In response to why the first two new episodes were 'serious,' creator Bill Lawrence replies, "I thought we got a little silly. In order for the finale to actually mean anything, the show has to be borderline real for people to give a s--t."
--one heckuva slipperly borderline, alright.
Bee Wilson tells, in the original 1880 story by Collodi, how when Cricket advises Pinocchio he'll never come to any good unless he buckles down and gets a job, the puppet grabs a wooden mallet and flings it so hard that "with his last breath, Cricket cried cree-cree-cree and then died on the spot, stuck to the wall."
Yipes.
Wouldn't you rather go, as Wilson continues, to where "becoming a real boy means being restored to the safe world of children in Gepetto's house rather than taking up responsibility and growing up as Pinocchio does at the end of Collodi's book?"
Or how about straddling both?
When we donned our Crackerjacks, standing in ranks for inspection, it was then that individualities surfaced rather than personalities categorized by fashion.
Dickens straddles as the young Scrooge exclaims while breaking up with Alice, "this is the even-handed dealing of the world. There is nothing on which it is so hard as poverty; and there is nothing it professes to condemn with such severity as the pursuit of wealth."
Episcopalians straddle the Divine through liturgy enervated by the Holy Spirit.
Kurt Busiek's Morgaine strides in the opposite direction finally elaborating the overarching Trinity strategy, in 31, as "the Chaos Rifts are a manifestation of the world falling apart, because there is no real order, no real structure.

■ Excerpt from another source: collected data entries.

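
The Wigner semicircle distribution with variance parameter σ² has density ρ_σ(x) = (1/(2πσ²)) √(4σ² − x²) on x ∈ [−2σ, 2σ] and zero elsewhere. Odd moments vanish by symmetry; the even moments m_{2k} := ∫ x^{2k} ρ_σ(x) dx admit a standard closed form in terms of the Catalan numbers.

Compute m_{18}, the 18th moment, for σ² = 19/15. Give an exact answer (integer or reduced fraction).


By the scaled semicircle moment identity, m_{2k} = σ^{2k} · C_k with k = 9.
C_9 = (1/(k+1)) · C(2k, k) = (1/10) · C(18, 9) = (1/10) · 48620 = 4862.
σ^{2k} = (σ²)^k = (19/15)^9 = 322687697779/38443359375.

Therefore m_{18} = σ^{18} · C_9 = (322687697779/38443359375) · 4862 = 1568907586601498/38443359375.


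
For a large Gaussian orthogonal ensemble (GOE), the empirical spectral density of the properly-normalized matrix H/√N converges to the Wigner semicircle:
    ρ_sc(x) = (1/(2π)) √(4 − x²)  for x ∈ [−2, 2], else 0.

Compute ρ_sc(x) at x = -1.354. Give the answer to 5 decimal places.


ρ_sc(x) = (1/(2π)) √(4 − x²). With x = -1.354:
  4 − x² = 4 − (-1.354)² = 4 − 1.833316 = 2.166684.
  √(4 − x²) = 1.471966.
  1/(2π) = 0.159155.
  ρ_sc(-1.354) = 0.159155 · 1.471966 = 0.234271.

Rounded to 5 decimal places: ρ_sc(-1.354) ≈ 0.23427.


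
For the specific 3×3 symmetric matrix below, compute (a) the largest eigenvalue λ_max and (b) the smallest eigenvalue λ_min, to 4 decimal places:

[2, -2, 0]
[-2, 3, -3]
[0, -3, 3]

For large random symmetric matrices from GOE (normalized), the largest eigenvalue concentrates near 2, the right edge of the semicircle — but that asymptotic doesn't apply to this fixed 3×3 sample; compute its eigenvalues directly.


Since M is real symmetric, all three eigenvalues are real; they are the roots of det(λI − M) = λ³ − (tr M) λ² + s λ − det M, where s is the sum of the principal 2×2 minors.
tr M = 2 + 3 + 3 = 8.
s = (2·3 − (-2)²) + (2·3 − 0²) + (3·3 − (-3)²) = 2 + 6 + 0 = 8.
det M (expand along row 1) = 2·0 − (-2)·(-6) + 0·6 = -12.
Characteristic polynomial: λ³ − 8λ² + 8λ + 12 = 0.
Substitute λ = y + (tr M)/3 = y + 2.666667 to remove the quadratic term: y³ + p·y + q = 0 with p = s − (tr M)²/3 = -13.333333 and q = −2(tr M)³/27 + (tr M)·s/3 − det M = -4.592593.
Three real roots ⇒ use the trigonometric (Viète) form: r = 2√(−p/3) = 4.216370, φ = arccos(3q/(p·r)) = arccos(0.245077) = 1.323198 rad.
y_k = r·cos(φ/3 − 2πk/3) for k = 0, 1, 2 gives y = 3.812852, -0.347594, -3.465257.
λ_k = y_k + 2.666667 gives λ = 6.4795, 2.3191, -0.7986 (check: the sum is 8.0000 = tr M).

Hence λ_max = 6.4795 and λ_min = -0.7986.


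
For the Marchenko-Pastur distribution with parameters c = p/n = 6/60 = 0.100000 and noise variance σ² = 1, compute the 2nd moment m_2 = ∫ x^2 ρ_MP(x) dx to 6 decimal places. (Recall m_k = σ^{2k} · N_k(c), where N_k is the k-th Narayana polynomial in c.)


E[X²] = σ⁴ (1 + c) (second MP moment). With σ² = 1 (so σ⁴ = 1) and c = 6/60 = 0.100000: E[X²] = 1 · (1 + 0.100000) = 1 · 1.100000.

So E[X^2] = 1.100000.


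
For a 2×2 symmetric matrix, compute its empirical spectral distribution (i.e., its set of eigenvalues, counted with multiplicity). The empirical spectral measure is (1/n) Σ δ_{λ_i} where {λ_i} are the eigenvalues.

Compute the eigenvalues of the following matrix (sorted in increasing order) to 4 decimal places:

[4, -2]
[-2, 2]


Since M is real symmetric, both eigenvalues are real; they are the roots of det(λI − M) = λ² − (tr M) λ + det M.
tr M = 4 + 2 = 6.
det M = 4·2 − (-2)² = 8 − 4 = 4.
Characteristic polynomial: λ² − 6λ + 4 = 0.
Discriminant Δ = (tr M)² − 4·det M = 36 − 16 = 20; √Δ = 4.472136.
λ = (tr M ± √Δ)/2 = (6 ± 4.472136)/2, giving (tr M − √Δ)/2 = 0.7639 and (tr M + √Δ)/2 = 5.2361.

Eigenvalues sorted in increasing order: [0.7639, 5.2361].


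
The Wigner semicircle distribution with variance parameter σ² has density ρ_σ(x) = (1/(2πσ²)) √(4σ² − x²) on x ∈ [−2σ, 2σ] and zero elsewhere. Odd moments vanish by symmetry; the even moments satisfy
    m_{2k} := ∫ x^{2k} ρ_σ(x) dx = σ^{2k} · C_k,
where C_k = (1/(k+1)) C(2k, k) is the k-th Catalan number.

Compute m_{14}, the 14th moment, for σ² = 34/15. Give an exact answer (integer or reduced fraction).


By the scaled semicircle moment identity, m_{2k} = σ^{2k} · C_k with k = 7.
C_7 = (1/(k+1)) · C(2k, k) = (1/8) · C(14, 7) = (1/8) · 3432 = 429.
σ^{2k} = (σ²)^k = (34/15)^7 = 52523350144/170859375.

Therefore m_{14} = σ^{14} · C_7 = (52523350144/170859375) · 429 = 7510839070592/56953125.


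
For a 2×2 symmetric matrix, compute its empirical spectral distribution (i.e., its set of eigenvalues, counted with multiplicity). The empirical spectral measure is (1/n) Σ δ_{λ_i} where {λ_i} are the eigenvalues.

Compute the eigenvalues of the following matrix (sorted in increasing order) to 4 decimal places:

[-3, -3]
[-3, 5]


Since M is real symmetric, both eigenvalues are real; they are the roots of det(λI − M) = λ² − (tr M) λ + det M.
tr M = -3 + 5 = 2.
det M = (-3)·5 − (-3)² = -15 − 9 = -24.
Characteristic polynomial: λ² − 2λ − 24 = 0.
Discriminant Δ = (tr M)² − 4·det M = 4 − (-96) = 100; √Δ = 10.000000.
λ = (tr M ± √Δ)/2 = (2 ± 10.000000)/2, giving (tr M − √Δ)/2 = -4.0000 and (tr M + √Δ)/2 = 6.0000.

Eigenvalues sorted in increasing order: [-4.0000, 6.0000].


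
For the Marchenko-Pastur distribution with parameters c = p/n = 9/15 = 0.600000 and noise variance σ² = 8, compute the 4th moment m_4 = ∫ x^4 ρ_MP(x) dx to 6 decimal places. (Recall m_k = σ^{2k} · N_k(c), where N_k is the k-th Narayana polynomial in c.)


E[X⁴] = σ⁸ (1 + 6c + 6c² + c³) (fourth MP moment). With σ² = 8 (so σ⁸ = 4096) and c = 9/15 = 0.600000: E[X⁴] = 4096 · (1 + 6·0.600000 + 6·(0.600000)² + (0.600000)³) = 4096 · 6.976000.

So E[X^4] = 28573.696000.


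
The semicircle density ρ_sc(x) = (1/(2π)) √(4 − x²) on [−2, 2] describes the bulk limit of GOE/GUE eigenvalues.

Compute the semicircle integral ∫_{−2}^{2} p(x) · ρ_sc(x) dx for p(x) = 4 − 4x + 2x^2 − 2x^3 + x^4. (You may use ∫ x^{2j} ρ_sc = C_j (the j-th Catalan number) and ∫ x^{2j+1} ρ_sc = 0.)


Write p(x) = Σ a_i x^i, split into monomials and integrate each against ρ_sc separately.
Using ∫ x^{2j} ρ_sc = C_j = (1/(j+1)) C(2j, j) (Catalan numbers) and ∫ x^{2j+1} ρ_sc = 0 (odd monomials vanish by symmetry):
  i = 0 (even): a_0 · C_{0} = 4 · 1 = 4
  i = 1 (odd): ∫ x^1 ρ_sc = 0 (vanishes)
  i = 2 (even): a_2 · C_{1} = 2 · 1 = 2
  i = 3 (odd): ∫ x^3 ρ_sc = 0 (vanishes)
  i = 4 (even): a_4 · C_{2} = 1 · 2 = 2

Summing the contributions: ∫_{−2}^{2} p(x) ρ_sc(x) dx = 4 + 2 + 2 = 8.


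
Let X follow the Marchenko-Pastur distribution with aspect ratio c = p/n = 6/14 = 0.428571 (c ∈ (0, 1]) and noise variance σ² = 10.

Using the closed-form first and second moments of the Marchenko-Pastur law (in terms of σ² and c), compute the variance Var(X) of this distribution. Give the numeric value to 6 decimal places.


Recall the MP moments m_1 = E[X] = σ² and m_2 = E[X²] = σ⁴ (1 + c).
m_1 = E[X] = σ² = 10, so m_1² = 100.
m_2 = E[X²] = σ⁴ (1 + c) = 100 · (1 + 0.428571) = 100 · 1.428571 = 142.857143.
(Note m_2 − m_1² simplifies to c · σ⁴ = 0.428571 · 100.)

Var(X) = m_2 − m_1² = 142.857143 − 100 = 42.857143.


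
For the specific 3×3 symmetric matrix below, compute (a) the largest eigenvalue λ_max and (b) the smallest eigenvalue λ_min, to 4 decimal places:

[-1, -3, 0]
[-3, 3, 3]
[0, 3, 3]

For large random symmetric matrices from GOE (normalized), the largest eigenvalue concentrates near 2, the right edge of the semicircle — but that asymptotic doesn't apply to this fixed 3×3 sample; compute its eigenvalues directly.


Since M is real symmetric, all three eigenvalues are real; they are the roots of det(λI − M) = λ³ − (tr M) λ² + s λ − det M, where s is the sum of the principal 2×2 minors.
tr M = -1 + 3 + 3 = 5.
s = ((-1)·3 − (-3)²) + ((-1)·3 − 0²) + (3·3 − 3²) = -12 + (-3) + 0 = -15.
det M (expand along row 1) = (-1)·0 − (-3)·(-9) + 0·(-9) = -27.
Characteristic polynomial: λ³ − 5λ² − 15λ + 27 = 0.
Substitute λ = y + (tr M)/3 = y + 1.666667 to remove the quadratic term: y³ + p·y + q = 0 with p = s − (tr M)²/3 = -23.333333 and q = −2(tr M)³/27 + (tr M)·s/3 − det M = -7.259259.
Three real roots ⇒ use the trigonometric (Viète) form: r = 2√(−p/3) = 5.577734, φ = arccos(3q/(p·r)) = arccos(0.167332) = 1.402673 rad.
y_k = r·cos(φ/3 − 2πk/3) for k = 0, 1, 2 gives y = 4.979085, -0.312418, -4.666667.
λ_k = y_k + 1.666667 gives λ = 6.6458, 1.3542, -3.0000 (check: the sum is 5.0000 = tr M).

Hence λ_max = 6.6458 and λ_min = -3.0000.


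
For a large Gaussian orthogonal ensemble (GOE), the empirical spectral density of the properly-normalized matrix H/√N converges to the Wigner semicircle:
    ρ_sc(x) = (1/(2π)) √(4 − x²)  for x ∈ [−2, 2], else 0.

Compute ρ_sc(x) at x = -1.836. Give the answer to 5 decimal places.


ρ_sc(x) = (1/(2π)) √(4 − x²). With x = -1.836:
  4 − x² = 4 − (-1.836)² = 4 − 3.370896 = 0.629104.
  √(4 − x²) = 0.793161.
  1/(2π) = 0.159155.
  ρ_sc(-1.836) = 0.159155 · 0.793161 = 0.126235.

Rounded to 5 decimal places: ρ_sc(-1.836) ≈ 0.12624.


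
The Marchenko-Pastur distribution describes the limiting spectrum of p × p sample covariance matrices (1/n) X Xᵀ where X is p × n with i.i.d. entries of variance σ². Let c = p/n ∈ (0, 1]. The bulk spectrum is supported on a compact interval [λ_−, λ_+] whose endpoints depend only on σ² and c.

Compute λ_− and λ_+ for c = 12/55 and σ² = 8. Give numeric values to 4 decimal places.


c = 12/55 = 0.218182; √c = 0.467099.
λ_− = σ² (1 − √c)² = 8 · (1 − 0.467099)² = 8 · (0.532901)² = 2.271865.
λ_+ = σ² (1 + √c)² = 8 · (1 + 0.467099)² = 8 · (1.467099)² = 17.219044.

Rounded to 4 decimal places: λ_− ≈ 2.2719, λ_+ ≈ 17.2190.


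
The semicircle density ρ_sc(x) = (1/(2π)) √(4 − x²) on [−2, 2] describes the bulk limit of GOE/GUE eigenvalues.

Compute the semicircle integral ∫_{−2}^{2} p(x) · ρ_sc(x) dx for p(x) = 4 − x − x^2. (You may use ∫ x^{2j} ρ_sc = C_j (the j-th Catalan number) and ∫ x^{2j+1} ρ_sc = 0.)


Write p(x) = Σ a_i x^i, split into monomials and integrate each against ρ_sc separately.
Using ∫ x^{2j} ρ_sc = C_j = (1/(j+1)) C(2j, j) (Catalan numbers) and ∫ x^{2j+1} ρ_sc = 0 (odd monomials vanish by symmetry):
  i = 0 (even): a_0 · C_{0} = 4 · 1 = 4
  i = 1 (odd): ∫ x^1 ρ_sc = 0 (vanishes)
  i = 2 (even): a_2 · C_{1} = -1 · 1 = -1

Summing the contributions: ∫_{−2}^{2} p(x) ρ_sc(x) dx = 4 + (-1) = 3.


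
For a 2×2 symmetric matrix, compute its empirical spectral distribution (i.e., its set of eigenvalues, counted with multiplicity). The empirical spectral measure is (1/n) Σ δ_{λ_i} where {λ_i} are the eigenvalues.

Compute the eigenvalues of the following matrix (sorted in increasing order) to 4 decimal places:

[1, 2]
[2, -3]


Since M is real symmetric, both eigenvalues are real; they are the roots of det(λI − M) = λ² − (tr M) λ + det M.
tr M = 1 + (-3) = -2.
det M = 1·(-3) − 2² = -3 − 4 = -7.
Characteristic polynomial: λ² + 2λ − 7 = 0.
Discriminant Δ = (tr M)² − 4·det M = 4 − (-28) = 32; √Δ = 5.656854.
λ = (tr M ± √Δ)/2 = (-2 ± 5.656854)/2, giving (tr M − √Δ)/2 = -3.8284 and (tr M + √Δ)/2 = 1.8284.

Eigenvalues sorted in increasing order: [-3.8284, 1.8284].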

It wants something - anything - to establish a hierarchy of rules, of command, of natural order. If we do that - through our dark arcana, our Pantheon, establishing our domain over reality - then we rule all. It's that simple."
--and what constituted in reality, the 'German idea of freedom,' - Freiheiten, per Jurgen Kocka, meaning the "freedom of corporate entities, self-administered towns, self-regulating guilds, aristocratic estates, and rulers of small territories, which is not antithetical to authorities but was compatible with subordination to them and with strong statist traditions."
---as if America evolved as a bureaucratic confederation of states under an Emperor lacking a mitigating national mythos of classic individualist republicanism.
John Ralston Saul concedes, in Voltaire's Bastards, "Marxism became the dreamlike answer to a real need in Western society but any one of a handful of other dreams might have done just as well. Walt Disney's, for example, riding in the front lines of mythology, converted America to a vision of itself in which the citizen is a viewer, the beliefs are cinematic assertions, and the leaders are character actors."
Exactly.
Magic Kingdom: Hall of Presidents.
--the slippery benign borderline which JD and I are driving over forwards and backwards all the time.